Psychiatry can be seen as three types of activity: a scientific activity, a caring activity and a political activity (in the sense of social organisation). Using historical, sociological and epistemological approaches, we will explore the forgotten territories of psychiatry that could all too quickly be dismissed as a science of the brain.
If psychiatry is a science, what is its purpose, what are its concerns and what are its methods? The emphasis of psychiatry as a science of the brain is recent and its roots need to be unravelled in order to understand what other scientific territories may have been overlooked and why.
If psychiatry is a caring activity, can we speak of a specificity of psychiatry within medicine? Does the psychiatrist only care for a brain? Psychiatric symptoms are fundamentally patterns of speech, emotional manifestations and behaviour. As such they are first interpreted as social abnormalities. But are these symptoms really social deviances? Taking up Erving Goffman’s line of thought, it can be argued that people with mental disorders do not try to disregard social norms. This explains the potential “devastation” that these disorders can cause both to the people who suffer from them and to their various social groups.

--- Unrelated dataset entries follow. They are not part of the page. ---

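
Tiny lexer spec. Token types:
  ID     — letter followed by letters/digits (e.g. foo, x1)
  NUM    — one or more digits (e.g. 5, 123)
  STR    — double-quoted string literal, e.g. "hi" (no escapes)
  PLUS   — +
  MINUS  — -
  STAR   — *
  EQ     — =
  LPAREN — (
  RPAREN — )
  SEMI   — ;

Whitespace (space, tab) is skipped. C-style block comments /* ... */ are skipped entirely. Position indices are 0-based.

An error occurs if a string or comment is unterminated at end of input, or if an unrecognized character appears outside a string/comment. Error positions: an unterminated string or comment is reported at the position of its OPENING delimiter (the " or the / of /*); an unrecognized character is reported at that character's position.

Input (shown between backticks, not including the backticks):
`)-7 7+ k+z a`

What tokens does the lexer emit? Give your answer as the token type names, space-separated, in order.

pos=0: emit RPAREN ')'
pos=1: emit MINUS '-'
pos=2: emit NUM '7' (now at pos=3)
pos=4: emit NUM '7' (now at pos=5)
pos=5: emit PLUS '+'
pos=7: emit ID 'k' (now at pos=8)
pos=8: emit PLUS '+'
pos=9: emit ID 'z' (now at pos=10)
pos=11: emit ID 'a' (now at pos=12)
DONE. 9 tokens: [RPAREN, MINUS, NUM, NUM, PLUS, ID, PLUS, ID, ID]

Answer: RPAREN MINUS NUM NUM PLUS ID PLUS ID ID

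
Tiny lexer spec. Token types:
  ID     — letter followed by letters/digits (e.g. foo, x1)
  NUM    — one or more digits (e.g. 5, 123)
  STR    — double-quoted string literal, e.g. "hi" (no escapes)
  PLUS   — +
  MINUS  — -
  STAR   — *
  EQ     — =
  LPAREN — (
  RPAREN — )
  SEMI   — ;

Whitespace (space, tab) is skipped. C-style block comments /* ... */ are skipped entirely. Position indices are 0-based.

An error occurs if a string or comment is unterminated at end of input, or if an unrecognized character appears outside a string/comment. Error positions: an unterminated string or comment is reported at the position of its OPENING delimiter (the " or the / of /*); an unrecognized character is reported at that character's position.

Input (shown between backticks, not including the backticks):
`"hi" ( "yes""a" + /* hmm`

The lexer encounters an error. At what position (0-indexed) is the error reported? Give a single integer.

Answer: 18

Derivation:
pos=0: enter STRING mode
pos=0: emit STR "hi" (now at pos=4)
pos=5: emit LPAREN '('
pos=7: enter STRING mode
pos=7: emit STR "yes" (now at pos=12)
pos=12: enter STRING mode
pos=12: emit STR "a" (now at pos=15)
pos=16: emit PLUS '+'
pos=18: enter COMMENT mode (saw '/*')
pos=18: ERROR — unterminated comment (reached EOF)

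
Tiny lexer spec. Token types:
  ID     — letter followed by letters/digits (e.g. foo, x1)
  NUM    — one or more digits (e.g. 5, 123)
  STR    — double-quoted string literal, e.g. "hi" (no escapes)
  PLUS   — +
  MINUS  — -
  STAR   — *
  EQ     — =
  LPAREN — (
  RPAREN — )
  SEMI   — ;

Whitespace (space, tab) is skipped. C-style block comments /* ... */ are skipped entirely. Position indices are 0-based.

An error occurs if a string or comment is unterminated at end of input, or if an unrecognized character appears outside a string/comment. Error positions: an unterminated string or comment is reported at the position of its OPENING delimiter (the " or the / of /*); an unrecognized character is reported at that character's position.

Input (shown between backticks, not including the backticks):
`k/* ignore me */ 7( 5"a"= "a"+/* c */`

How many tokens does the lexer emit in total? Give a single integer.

pos=0: emit ID 'k' (now at pos=1)
pos=1: enter COMMENT mode (saw '/*')
exit COMMENT mode (now at pos=16)
pos=17: emit NUM '7' (now at pos=18)
pos=18: emit LPAREN '('
pos=20: emit NUM '5' (now at pos=21)
pos=21: enter STRING mode
pos=21: emit STR "a" (now at pos=24)
pos=24: emit EQ '='
pos=26: enter STRING mode
pos=26: emit STR "a" (now at pos=29)
pos=29: emit PLUS '+'
pos=30: enter COMMENT mode (saw '/*')
exit COMMENT mode (now at pos=37)
DONE. 8 tokens: [ID, NUM, LPAREN, NUM, STR, EQ, STR, PLUS]

Answer: 8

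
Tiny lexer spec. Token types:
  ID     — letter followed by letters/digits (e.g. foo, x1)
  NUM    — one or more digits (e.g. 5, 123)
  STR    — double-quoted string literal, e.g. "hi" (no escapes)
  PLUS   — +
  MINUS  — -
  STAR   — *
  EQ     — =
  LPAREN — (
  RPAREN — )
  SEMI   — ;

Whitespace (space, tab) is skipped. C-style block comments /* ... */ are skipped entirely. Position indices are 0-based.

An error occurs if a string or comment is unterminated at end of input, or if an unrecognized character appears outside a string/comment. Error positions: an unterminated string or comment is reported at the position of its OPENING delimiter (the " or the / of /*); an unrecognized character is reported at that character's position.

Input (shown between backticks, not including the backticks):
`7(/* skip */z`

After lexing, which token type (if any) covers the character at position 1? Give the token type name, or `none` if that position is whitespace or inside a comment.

pos=0: emit NUM '7' (now at pos=1)
pos=1: emit LPAREN '('
pos=2: enter COMMENT mode (saw '/*')
exit COMMENT mode (now at pos=12)
pos=12: emit ID 'z' (now at pos=13)
DONE. 3 tokens: [NUM, LPAREN, ID]
Position 1: char is '(' -> LPAREN

Answer: LPAREN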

If psychiatry is a form of social organisation, it is necessary to look at the organisation of the profession itself and especially what space is reserved for psychiatric patients. Imagining a form of organisation involving psychiatric patients themselves, based for example on the model used for AIDS in the 1980-90s, is not without its difficulties, particularly because these disorders affect identity, language and the ability to interact socially, thus making it difficult to form a socially active group.